Звали медсестру Лукерьей Дмитриевной.
Настал день выписки. Манька только теперь поняла всю степень предстоящего позора: нет настоящих пеленок, сама, как пугало огородное, вот же угораздило, лучше бы последний месяц недоедала, в долги влезла, а приданое дочке справила. В тряпье нести ребенка придется. Она долго одевала в санпропускнике ссохшиеся в больничном тепле сапоги, натянула фуфайку, шапку и стояла, внутренне насторожившись, заранее настроившись отвечать на любую насмешку.
Дочку вынесла Лукерья Дмитриевна. У Маньки чуть ноги не подкосились, когда она увидела белоснежный сверток, перехваченный алой лентой. Уж не перепутали они там?
— Вот тебе, Мария, дочка.
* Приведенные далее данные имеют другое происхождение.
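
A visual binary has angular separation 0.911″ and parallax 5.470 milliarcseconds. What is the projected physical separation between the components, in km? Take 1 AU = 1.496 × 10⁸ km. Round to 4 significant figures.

d = 1/p = 1/0.005470″ = 182.82 pc.
At distance d (pc), an angle of θ arcsec spans θ·d AU: s = 0.911 × 182.82 = 166.55 AU.
= 166.55 × 1.496 × 10⁸ km = 2.4916 × 10^10 km.

2.492 × 10^10 km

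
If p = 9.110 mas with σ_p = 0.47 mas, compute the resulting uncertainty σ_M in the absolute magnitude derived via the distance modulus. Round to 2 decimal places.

σ_M = 0.11 mag

M = m − 5 log₁₀ d + 5 = m + 5 log₁₀ p + 5, so ∂M/∂p = 5/(p ln 10).
σ_M = (5/ln 10) · (σ_p/p) = 2.1715 × 0.47/9.110 = 2.1715 × 0.051592 = 0.11203.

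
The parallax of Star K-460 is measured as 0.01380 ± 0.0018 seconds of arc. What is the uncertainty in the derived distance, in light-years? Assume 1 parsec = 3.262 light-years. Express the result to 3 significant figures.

30.8 ly

d = 1/p, so σ_d = σ_p / p².
σ_d = 0.00180 / (0.01380)² = 0.00180 / 0.00019044 = 9.4518 pc = 9.4518 × 3.262 ly = 30.832 ly.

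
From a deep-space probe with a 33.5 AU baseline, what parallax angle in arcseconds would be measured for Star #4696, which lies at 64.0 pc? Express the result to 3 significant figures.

p (arcsec) = B (AU) / d (pc).
p = 33.5 / 64.0 = 0.52344 arcsec.

0.523 arcsec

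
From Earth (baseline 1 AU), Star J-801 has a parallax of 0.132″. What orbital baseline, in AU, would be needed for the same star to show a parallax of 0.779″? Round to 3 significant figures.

5.90 AU

Parallax scales linearly with baseline: p ∝ B, so B = p_target / p_Earth × 1 AU.
B = 0.779 / 0.132 = 5.9015 AU.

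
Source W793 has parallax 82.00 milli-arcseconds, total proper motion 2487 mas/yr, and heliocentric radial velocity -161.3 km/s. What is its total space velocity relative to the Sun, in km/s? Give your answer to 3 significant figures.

d = 1/p = 1/0.08200″ = 12.195 pc.
μ = 2487 mas/yr = 2.487 ″/yr.
v_t = 4.740 μ d = 4.740 × 2.487 × 12.195 = 143.76 km/s.
v = √(v_r² + v_t²) = √((-161.3)² + 143.76²) = √46684.6 = 216.07 km/s.

216 km/s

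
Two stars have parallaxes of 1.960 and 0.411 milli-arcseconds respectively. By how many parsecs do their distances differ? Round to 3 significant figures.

d_A = 1/0.001960″ = 510.2 pc; d_B = 1/0.0004110″ = 2433.1 pc.
|d_B − d_A| = |2433.1 − 510.2| = 1922.9 pc.

1920 pc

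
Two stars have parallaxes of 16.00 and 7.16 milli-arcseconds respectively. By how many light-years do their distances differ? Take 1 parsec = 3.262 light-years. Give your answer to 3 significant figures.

252 ly

d_A = 1/0.01600″ = 62.5 pc; d_B = 1/0.007160″ = 139.66 pc.
|d_B − d_A| = |139.66 − 62.5| = 77.16 pc = 77.16 × 3.262 ly = 251.7 ly.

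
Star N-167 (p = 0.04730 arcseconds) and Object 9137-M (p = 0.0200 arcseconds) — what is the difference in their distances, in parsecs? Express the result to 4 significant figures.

28.86 pc

d_A = 1/0.04730″ = 21.142 pc; d_B = 1/0.02000″ = 50 pc.
|d_B − d_A| = |50 − 21.142| = 28.858 pc.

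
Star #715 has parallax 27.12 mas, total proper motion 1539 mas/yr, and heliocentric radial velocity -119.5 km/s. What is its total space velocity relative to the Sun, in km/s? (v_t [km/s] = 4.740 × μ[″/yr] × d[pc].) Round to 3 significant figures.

d = 1/p = 1/0.02712″ = 36.873 pc.
μ = 1539 mas/yr = 1.539 ″/yr.
v_t = 4.740 μ d = 4.740 × 1.539 × 36.873 = 268.98 km/s.
v = √(v_r² + v_t²) = √((-119.5)² + 268.98²) = √86630.5 = 294.33 km/s.

294 km/s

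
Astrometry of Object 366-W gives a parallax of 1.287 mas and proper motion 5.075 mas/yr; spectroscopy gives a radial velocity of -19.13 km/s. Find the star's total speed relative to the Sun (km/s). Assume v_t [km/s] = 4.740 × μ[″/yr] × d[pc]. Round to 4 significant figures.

d = 1/p = 1/0.001287″ = 777 pc.
μ = 5.075 mas/yr = 0.005075 ″/yr.
v_t = 4.740 μ d = 4.740 × 0.005075 × 777 = 18.691 km/s.
v = √(v_r² + v_t²) = √((-19.13)² + 18.691²) = √715.31 = 26.745 km/s.

26.75 km/s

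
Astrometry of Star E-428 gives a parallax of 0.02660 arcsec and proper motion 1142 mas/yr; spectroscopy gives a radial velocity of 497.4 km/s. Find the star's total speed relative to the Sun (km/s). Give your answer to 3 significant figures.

d = 1/p = 1/0.02660″ = 37.594 pc.
μ = 1142 mas/yr = 1.142 ″/yr.
v_t = 4.740 μ d = 4.740 × 1.142 × 37.594 = 203.5 km/s.
v = √(v_r² + v_t²) = √(497.4² + 203.5²) = √288819 = 537.42 km/s.

537 km/s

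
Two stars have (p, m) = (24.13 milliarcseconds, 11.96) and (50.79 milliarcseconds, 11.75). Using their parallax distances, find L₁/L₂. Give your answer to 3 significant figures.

d₁ = 1/p₁ = 1/0.02413″ = 41.442 pc; d₂ = 1/p₂ = 1/0.05079″ = 19.689 pc.
M₁ = m₁ − 5 log₁₀ d₁ + 5 = 11.96 − 8.0872 + 5 = 8.8728.
M₂ = 11.75 − 6.4711 + 5 = 10.2789.
L₁/L₂ = 10^(0.4(M₂ − M₁)) = 10^(0.4 × 1.4061) = 10^0.56244 = 3.6512.

L₁/L₂ = 3.65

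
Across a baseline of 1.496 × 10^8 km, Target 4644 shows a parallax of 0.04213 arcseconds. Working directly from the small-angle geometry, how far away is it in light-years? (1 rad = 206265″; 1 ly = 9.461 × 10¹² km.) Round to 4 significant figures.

77.42 ly

θ = 0.04213″ = 0.04213/206265 = 2.0425 × 10^-7 rad.
d = B/θ = (1.496 × 10^8) / (2.0425 × 10^-7) = 7.3244 × 10^14 km = (7.3244 × 10^14) / (9.461 × 10^12) ly = 77.417 ly.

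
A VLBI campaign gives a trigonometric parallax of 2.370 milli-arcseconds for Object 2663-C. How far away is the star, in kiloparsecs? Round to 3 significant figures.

p = 2.370 milli-arcseconds = 0.002370 arcsec.
d = 1/p = 1/0.002370 = 421.94 pc.
= 0.42194 kpc.

0.422 kpc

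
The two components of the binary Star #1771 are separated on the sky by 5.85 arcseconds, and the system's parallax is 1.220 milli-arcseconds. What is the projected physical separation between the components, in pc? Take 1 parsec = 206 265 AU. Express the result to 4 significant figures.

d = 1/p = 1/0.001220″ = 819.67 pc.
At distance d (pc), an angle of θ arcsec spans θ·d AU: s = 5.85 × 819.67 = 4795.1 AU.
= 4795.1 / 206265 = 0.023247 pc.

0.02325 pc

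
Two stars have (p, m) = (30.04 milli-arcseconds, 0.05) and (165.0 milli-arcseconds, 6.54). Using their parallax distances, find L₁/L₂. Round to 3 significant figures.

L₁/L₂ = 11900

d₁ = 1/p₁ = 1/0.03004″ = 33.289 pc; d₂ = 1/p₂ = 1/0.1650″ = 6.0606 pc.
M₁ = m₁ − 5 log₁₀ d₁ + 5 = 0.05 − 7.6115 + 5 = -2.5615.
M₂ = 6.54 − 3.9126 + 5 = 7.6274.
L₁/L₂ = 10^(0.4(M₂ − M₁)) = 10^(0.4 × 10.1889) = 10^4.07556 = 11900.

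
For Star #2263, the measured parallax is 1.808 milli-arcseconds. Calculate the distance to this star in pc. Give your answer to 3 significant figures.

p = 1.808 milli-arcseconds = 0.001808 arcsec.
d = 1/p = 1/0.001808 = 553.1 pc.

553 pc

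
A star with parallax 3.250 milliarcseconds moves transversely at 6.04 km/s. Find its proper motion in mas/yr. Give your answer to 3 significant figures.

4.14 mas/yr

d = 1/p = 1/0.003250″ = 307.69 pc.
μ = v_t / (4.74 d) = 6.04 / (4.74 × 307.69) = 6.04 / 1458.5 = 0.0041412 ″/yr = 4.1412 mas/yr.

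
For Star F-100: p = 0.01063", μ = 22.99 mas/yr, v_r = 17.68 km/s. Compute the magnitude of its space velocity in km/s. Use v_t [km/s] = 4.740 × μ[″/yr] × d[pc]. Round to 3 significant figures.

20.4 km/s

d = 1/p = 1/0.01063″ = 94.073 pc.
μ = 22.99 mas/yr = 0.02299 ″/yr.
v_t = 4.740 μ d = 4.740 × 0.02299 × 94.073 = 10.251 km/s.
v = √(v_r² + v_t²) = √(17.68² + 10.251²) = √417.665 = 20.437 km/s.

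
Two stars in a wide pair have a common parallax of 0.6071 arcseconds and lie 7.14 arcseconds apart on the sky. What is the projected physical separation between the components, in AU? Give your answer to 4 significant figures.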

Пусть растет счастливой, — сказала Лукерья Дмитриевна, — ну что стоишь, как истукан? Бери. Это, — она кивнула на пакет, в котором была завернута девочка, — от всех нас. Там есть еще пеленки, я позднее тебе их занесу.
Манька протянула руки, приняла дочку, хотела что-то сказать, но горло у нее перехватило, и она вместо благодарности брякнула сдавленным голосом:
— Да ладно уж.
И совсем не помнила, как вышла из роддома, как прошла половину пути.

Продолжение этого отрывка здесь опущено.